Warschau zu Verkaufen

Warschau zu Verkaufen

© The Promised City, Foto: Martin Wälde

Im Vorspann der Seifenoper „Samo życie” („So ist das Leben; Polsat“) sieht man die Helden in Warschauer Innenräumen und in Konsumsituationen, nämlich beim Shoppen im Einkaufszentrum Arkadia und im Megator Traffic Club, beim Besuch im Multiplexkino, bei der Fahrt mit der U-Bahn, beim Schwimmen im Stadtbad Warszawianka, beim Vietnamesen, auf einer Party im Klub und vor dem Hintergrund eines Lichtermeers vorbeirasender Autos.

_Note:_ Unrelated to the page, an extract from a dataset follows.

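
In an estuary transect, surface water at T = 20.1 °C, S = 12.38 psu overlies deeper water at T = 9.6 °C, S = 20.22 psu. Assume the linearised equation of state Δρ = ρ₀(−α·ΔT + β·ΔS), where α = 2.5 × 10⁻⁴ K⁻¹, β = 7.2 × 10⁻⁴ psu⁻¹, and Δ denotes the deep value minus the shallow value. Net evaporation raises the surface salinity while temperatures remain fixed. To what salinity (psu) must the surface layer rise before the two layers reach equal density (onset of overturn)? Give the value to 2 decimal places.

Neutral buoyancy requires −α(T_deep − T_surf) + β(S_deep − S_surf′) = 0.
S_surf′ = S_deep − (α/β)·ΔT = 20.22 − (2.5 × 10⁻⁴/7.2 × 10⁻⁴)·(-10.5) = 23.8658 psu.
Increase required: 23.8658 − 12.38 = 11.4858 psu.

23.87 psu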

Man braucht keine TV-Serien anzuschauen, um den Verlockungen des Konsums zu erliegen. Es reicht, zum Fenster hinauszublicken. Plakatwände verschiedener Größe, überdimensionale Werbebanner, die ganze Fassaden (oder sogar noch schlimmer: zufällige Fragmente) bedecken, sowie halbtransparente Folien auf Schaufenstern und Straßenbahnkarosserien haben die Stadt zu Beginn dieses Jahrhunderts in Beschlag genommen. Sie erinnern die Frauen an der Haltestelle daran, wie sehr „sie es sich wert sind”, und denjenigen, die vom Bahnhof aus abfahren, empfehlen sie den Zauber des Fliegens. Das Gebäude der Sparkasse, die PKO-Rotunde, wurde zuerst vollständig mit einem Banner eingehüllt und dann beklebte man die Schaufenster im Parterre mit dreißig bis vierzig Jahre alten Aufnahmen, die beiläufig zeigen, wie dieser Ort aussähe, hinge weiter oben nicht das Werbebanner.

Die Interessen der Bewohner und der Nutzer der Gebäude sind gespalten. Das ökonomische Argument ist häufig stärker als die Frage des Geschmacks oder das Recht auf Tageslicht; die Gewinne aus der Flächenmiete werden für die Renovierung der vernachlässigten Gebäude eingesetzt. Erst die Ende 2009 verabschiedeten lokalen Vorschriften bewirkten, dass die aggressive Werbung von den städtischen Straßenbahnen verschwindet, und landesweit wird es schwieriger werden, Fenster mit einem Banner zu verdecken. Das (Wohl) Sein bestimmt das Bewusstsein.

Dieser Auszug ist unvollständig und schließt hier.